Janus Henderson Reveals Market-Undervalued Corporate Credit Quality

According to a report by Janus Henderson Investors, corporate credit quality is weaker than financial markets currently anticipate. The report suggests that defaults are likely to increase in the second half of the year. Indicators such as debt loads, access to capital markets, cash flow, and earnings continue to show signs of deterioration. The asset manager’s global credit risk monitor also highlights tighter lending standards, higher refinancing costs, and a slowing economy as factors that will impact the credit quality of corporates.

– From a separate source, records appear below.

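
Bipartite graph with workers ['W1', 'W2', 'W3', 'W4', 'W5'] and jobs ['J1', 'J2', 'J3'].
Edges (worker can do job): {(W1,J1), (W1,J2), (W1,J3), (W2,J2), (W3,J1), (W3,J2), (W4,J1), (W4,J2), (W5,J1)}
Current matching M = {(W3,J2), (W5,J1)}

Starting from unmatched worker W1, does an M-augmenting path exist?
Yes: W1 → J3

An M-augmenting path alternates non-matching / matching edges, starting and ending at unmatched vertices.
Path: W1 → J3
(J3 is unmatched in M, so the path is augmenting.)
Flipping edges along this path would increase |M| from 2 to 3.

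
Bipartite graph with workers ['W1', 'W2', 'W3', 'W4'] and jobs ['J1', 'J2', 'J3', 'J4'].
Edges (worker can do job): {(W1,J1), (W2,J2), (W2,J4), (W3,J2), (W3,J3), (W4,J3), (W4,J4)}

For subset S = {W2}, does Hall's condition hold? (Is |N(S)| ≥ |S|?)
Yes: |N(S)| = 2, |S| = 1

Subset S = {W2}
Neighbors N(S) = {J2, J4}

|N(S)| = 2, |S| = 1
Hall's condition: |N(S)| ≥ |S| is satisfied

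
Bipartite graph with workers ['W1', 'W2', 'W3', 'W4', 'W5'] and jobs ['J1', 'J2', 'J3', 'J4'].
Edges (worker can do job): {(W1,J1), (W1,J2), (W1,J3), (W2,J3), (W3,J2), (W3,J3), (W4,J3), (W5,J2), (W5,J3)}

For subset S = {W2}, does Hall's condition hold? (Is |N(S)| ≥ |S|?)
Yes: |N(S)| = 1, |S| = 1

Subset S = {W2}
Neighbors N(S) = {J3}

|N(S)| = 1, |S| = 1
Hall's condition: |N(S)| ≥ |S| is satisfied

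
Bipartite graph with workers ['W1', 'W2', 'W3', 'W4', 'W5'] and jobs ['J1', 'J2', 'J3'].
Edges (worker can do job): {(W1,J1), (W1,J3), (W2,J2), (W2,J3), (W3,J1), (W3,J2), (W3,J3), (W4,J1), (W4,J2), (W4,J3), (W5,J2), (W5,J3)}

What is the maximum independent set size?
Maximum independent set = 5

By König's theorem:
- Min vertex cover = Max matching = 3
- Max independent set = Total vertices - Min vertex cover
- Max independent set = 8 - 3 = 5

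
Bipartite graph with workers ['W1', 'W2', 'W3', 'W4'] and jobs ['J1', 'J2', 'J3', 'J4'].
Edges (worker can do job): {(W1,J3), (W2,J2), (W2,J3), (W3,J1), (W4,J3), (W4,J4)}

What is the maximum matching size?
Maximum matching size = 4

Maximum matching: {(W1,J3), (W2,J2), (W3,J1), (W4,J4)}
Size: 4

This assigns 4 workers to 4 distinct jobs.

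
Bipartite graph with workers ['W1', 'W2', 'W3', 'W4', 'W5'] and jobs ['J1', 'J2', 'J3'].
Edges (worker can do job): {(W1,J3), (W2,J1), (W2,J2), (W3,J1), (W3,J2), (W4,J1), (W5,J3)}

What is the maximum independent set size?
Maximum independent set = 5

By König's theorem:
- Min vertex cover = Max matching = 3
- Max independent set = Total vertices - Min vertex cover
- Max independent set = 8 - 3 = 5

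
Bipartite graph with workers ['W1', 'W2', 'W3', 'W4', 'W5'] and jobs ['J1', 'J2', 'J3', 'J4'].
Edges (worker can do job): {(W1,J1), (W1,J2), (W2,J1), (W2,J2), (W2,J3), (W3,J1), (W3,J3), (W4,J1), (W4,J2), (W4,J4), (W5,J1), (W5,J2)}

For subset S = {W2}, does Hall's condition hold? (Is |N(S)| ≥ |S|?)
Yes: |N(S)| = 3, |S| = 1

Subset S = {W2}
Neighbors N(S) = {J1, J2, J3}

|N(S)| = 3, |S| = 1
Hall's condition: |N(S)| ≥ |S| is satisfied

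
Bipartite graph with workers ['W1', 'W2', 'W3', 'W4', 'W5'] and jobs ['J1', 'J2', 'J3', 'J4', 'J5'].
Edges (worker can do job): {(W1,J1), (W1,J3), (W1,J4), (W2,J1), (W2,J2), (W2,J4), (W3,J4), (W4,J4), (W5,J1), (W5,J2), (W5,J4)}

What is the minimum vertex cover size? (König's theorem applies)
Minimum vertex cover size = 4

By König's theorem: in bipartite graphs,
min vertex cover = max matching = 4

Maximum matching has size 4, so minimum vertex cover also has size 4.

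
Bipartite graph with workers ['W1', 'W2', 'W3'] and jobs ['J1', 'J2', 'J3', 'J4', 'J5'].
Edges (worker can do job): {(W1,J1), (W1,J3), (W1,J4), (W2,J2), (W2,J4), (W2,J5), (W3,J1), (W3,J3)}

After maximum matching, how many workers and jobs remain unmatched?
Unmatched: 0 workers, 2 jobs

Maximum matching size: 3
Workers: 3 total, 3 matched, 0 unmatched
Jobs: 5 total, 3 matched, 2 unmatched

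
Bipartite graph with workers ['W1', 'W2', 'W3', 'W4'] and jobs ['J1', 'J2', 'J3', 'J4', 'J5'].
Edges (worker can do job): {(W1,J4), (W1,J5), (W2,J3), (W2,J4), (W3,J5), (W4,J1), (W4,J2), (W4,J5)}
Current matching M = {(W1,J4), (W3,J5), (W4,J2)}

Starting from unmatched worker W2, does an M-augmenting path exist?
Yes: W2 → J3

An M-augmenting path alternates non-matching / matching edges, starting and ending at unmatched vertices.
Path: W2 → J3
(J3 is unmatched in M, so the path is augmenting.)
Flipping edges along this path would increase |M| from 3 to 4.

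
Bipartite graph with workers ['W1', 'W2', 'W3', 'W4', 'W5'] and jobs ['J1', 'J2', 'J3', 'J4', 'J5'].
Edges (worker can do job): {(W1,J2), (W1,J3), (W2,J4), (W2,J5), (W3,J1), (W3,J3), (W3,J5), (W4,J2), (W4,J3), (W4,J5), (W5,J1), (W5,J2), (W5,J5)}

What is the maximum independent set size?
Maximum independent set = 5

By König's theorem:
- Min vertex cover = Max matching = 5
- Max independent set = Total vertices - Min vertex cover
- Max independent set = 10 - 5 = 5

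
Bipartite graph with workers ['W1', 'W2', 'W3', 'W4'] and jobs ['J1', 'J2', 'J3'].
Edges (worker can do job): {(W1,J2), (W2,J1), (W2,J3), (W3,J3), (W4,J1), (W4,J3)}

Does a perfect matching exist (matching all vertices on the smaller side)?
Yes, perfect matching exists (size 3)

Perfect matching: {(W1,J2), (W3,J3), (W4,J1)}
All 3 vertices on the smaller side are matched.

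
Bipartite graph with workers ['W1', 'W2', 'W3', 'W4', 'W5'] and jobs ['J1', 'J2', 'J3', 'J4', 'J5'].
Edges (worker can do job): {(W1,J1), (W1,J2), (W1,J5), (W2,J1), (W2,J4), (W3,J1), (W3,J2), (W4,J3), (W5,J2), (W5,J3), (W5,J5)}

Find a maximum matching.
Matching: {(W1,J2), (W2,J4), (W3,J1), (W4,J3), (W5,J5)}

Maximum matching (size 5):
  W1 → J2
  W2 → J4
  W3 → J1
  W4 → J3
  W5 → J5

Each worker is assigned to at most one job, and each job to at most one worker.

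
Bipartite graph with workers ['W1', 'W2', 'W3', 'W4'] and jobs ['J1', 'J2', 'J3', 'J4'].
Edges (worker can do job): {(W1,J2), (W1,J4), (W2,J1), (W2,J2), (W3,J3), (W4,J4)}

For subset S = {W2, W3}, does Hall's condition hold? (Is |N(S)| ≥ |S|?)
Yes: |N(S)| = 3, |S| = 2

Subset S = {W2, W3}
Neighbors N(S) = {J1, J2, J3}

|N(S)| = 3, |S| = 2
Hall's condition: |N(S)| ≥ |S| is satisfied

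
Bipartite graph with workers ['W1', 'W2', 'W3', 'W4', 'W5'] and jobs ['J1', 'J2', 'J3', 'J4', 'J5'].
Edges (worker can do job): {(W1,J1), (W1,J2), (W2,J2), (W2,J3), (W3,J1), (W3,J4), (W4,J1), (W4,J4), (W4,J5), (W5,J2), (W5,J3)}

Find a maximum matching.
Matching: {(W1,J1), (W2,J2), (W3,J4), (W4,J5), (W5,J3)}

Maximum matching (size 5):
  W1 → J1
  W2 → J2
  W3 → J4
  W4 → J5
  W5 → J3

Each worker is assigned to at most one job, and each job to at most one worker.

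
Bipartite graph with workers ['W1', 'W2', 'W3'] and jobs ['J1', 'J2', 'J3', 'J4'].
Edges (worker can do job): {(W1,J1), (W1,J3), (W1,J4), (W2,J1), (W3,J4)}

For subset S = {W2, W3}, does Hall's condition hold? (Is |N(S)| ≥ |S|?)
Yes: |N(S)| = 2, |S| = 2

Subset S = {W2, W3}
Neighbors N(S) = {J1, J4}

|N(S)| = 2, |S| = 2
Hall's condition: |N(S)| ≥ |S| is satisfied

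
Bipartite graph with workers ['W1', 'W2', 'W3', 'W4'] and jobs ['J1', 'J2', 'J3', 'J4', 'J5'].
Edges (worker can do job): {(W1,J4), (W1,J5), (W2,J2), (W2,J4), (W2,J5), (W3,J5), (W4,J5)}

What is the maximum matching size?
Maximum matching size = 3

Maximum matching: {(W1,J4), (W2,J2), (W4,J5)}
Size: 3

This assigns 3 workers to 3 distinct jobs.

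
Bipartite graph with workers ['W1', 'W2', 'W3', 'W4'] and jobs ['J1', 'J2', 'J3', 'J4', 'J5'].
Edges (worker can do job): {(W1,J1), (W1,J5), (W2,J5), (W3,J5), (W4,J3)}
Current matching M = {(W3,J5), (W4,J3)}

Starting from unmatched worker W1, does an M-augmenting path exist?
Yes: W1 → J1

An M-augmenting path alternates non-matching / matching edges, starting and ending at unmatched vertices.
Path: W1 → J1
(J1 is unmatched in M, so the path is augmenting.)
Flipping edges along this path would increase |M| from 2 to 3.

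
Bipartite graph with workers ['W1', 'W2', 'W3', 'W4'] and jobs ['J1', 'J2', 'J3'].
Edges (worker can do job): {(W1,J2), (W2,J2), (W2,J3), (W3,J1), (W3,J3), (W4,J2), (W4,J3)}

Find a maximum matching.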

The report predicts that defaults could pick up in the second half, although at a slower pace than in previous cycles. It also notes a trend of small businesses filing for bankruptcy, which is expected to spread into capital markets. S&P Global predicts default rates for U.S. and European sub-investment grade companies to rise by March 2024. French retailer Casino is one example of a debt-laden firm that has been downgraded and forced to negotiate with creditors to restructure its liabilities.

Despite rising default risks, investors have remained largely unaffected by the low cost of insuring exposure to European junk-rated corporates. Janus Henderson Investors warns that markets have been pricing in a more muted credit default cycle. However, the asset manager believes that more “trouble credits” will emerge due to the impact of tighter policies, although the timeline for this may be protracted.